When looking back at his past year in the role, what did he do, or what programme did he pursue? In his resignation speech, he referred to the vaccination programme – which was up and running long before he took the role – and attacking the long waiting lists for secondary care (though I would question how successful this really was).  

With regards to general practice, I can think of only two real interventions: first, pursuing the Mail’s line on face-to-face appointments through the damp squib of the winter access fund; and second, his hint in the Times that he was looking at trusts taking on GP services as part of a wider strategy for general practice, which there was no concrete policy announcements about.

There was also, of course, approving the imposed contract on GPs, although this was mainly led by NHS England.

However, the main feeling I had throughout was this was someone who was stopping off at health, potentially with an eye for the big job. He is the first health secretary during my time at Pulse where we weren’t hounding his advisers for an interview every week. This might be because he was one of the shortest-serving health secretaries – but Matt Hancock set out his digital footprint within months of taking the role.

There is an argument that a quiet health secretary is a good health secretary. But that argument can’t be made for a time when general practice (and the whole NHS) is in the middle of a genuine crisis and huge reform is needed.

Having said all that, politics is a strange game. His replacement, Steve Barclay, will more than likely be even more suited to the title of temporary health secretary. And we can’t rule out that when everything shakes out, Mr Javid will come back to health. And if that does happen, let’s hope he has more appetite for the role than he did first time round.  

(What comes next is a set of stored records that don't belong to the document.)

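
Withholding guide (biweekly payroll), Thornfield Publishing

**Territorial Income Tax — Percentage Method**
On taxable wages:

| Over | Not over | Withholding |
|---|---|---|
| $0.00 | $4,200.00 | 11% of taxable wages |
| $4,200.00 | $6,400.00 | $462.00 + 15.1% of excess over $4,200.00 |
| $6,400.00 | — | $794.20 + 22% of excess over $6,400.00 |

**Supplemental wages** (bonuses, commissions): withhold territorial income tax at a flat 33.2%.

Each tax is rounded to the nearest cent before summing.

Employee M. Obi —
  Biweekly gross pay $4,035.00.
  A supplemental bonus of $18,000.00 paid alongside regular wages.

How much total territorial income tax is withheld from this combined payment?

Territorial Income Tax: taxable = $4,035.00
  11% × $4,035.00 = $443.85
Supplemental (33.2% flat on bonus): 33.2% × $18,000.00 = $5,976.00
Total territorial income tax: $443.85 + $5,976.00 = $6,419.85

$6,419.85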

Jaimie Kaffash is editor of Pulse. Follow him on Twitter @jkaffash or email him at editor@pulsetoday.co.uk

READERS' COMMENTS [3]

Sam Macphie 6 July, 2022 2:40 pm

Will Barclay be the ‘Locum’ Health Secretary who will ‘cost you dear’? and when he leaves there will be even more to sort out, no offence to good locum GPs.

Neil Hartington 7 July, 2022 1:11 pm

NHS RIP

Patrufini Duffy 11 July, 2022 8:09 pm

If he can quickly sign off a couple of hush hush procurement contracts at mates rates, then it’ll be a locum job done very well.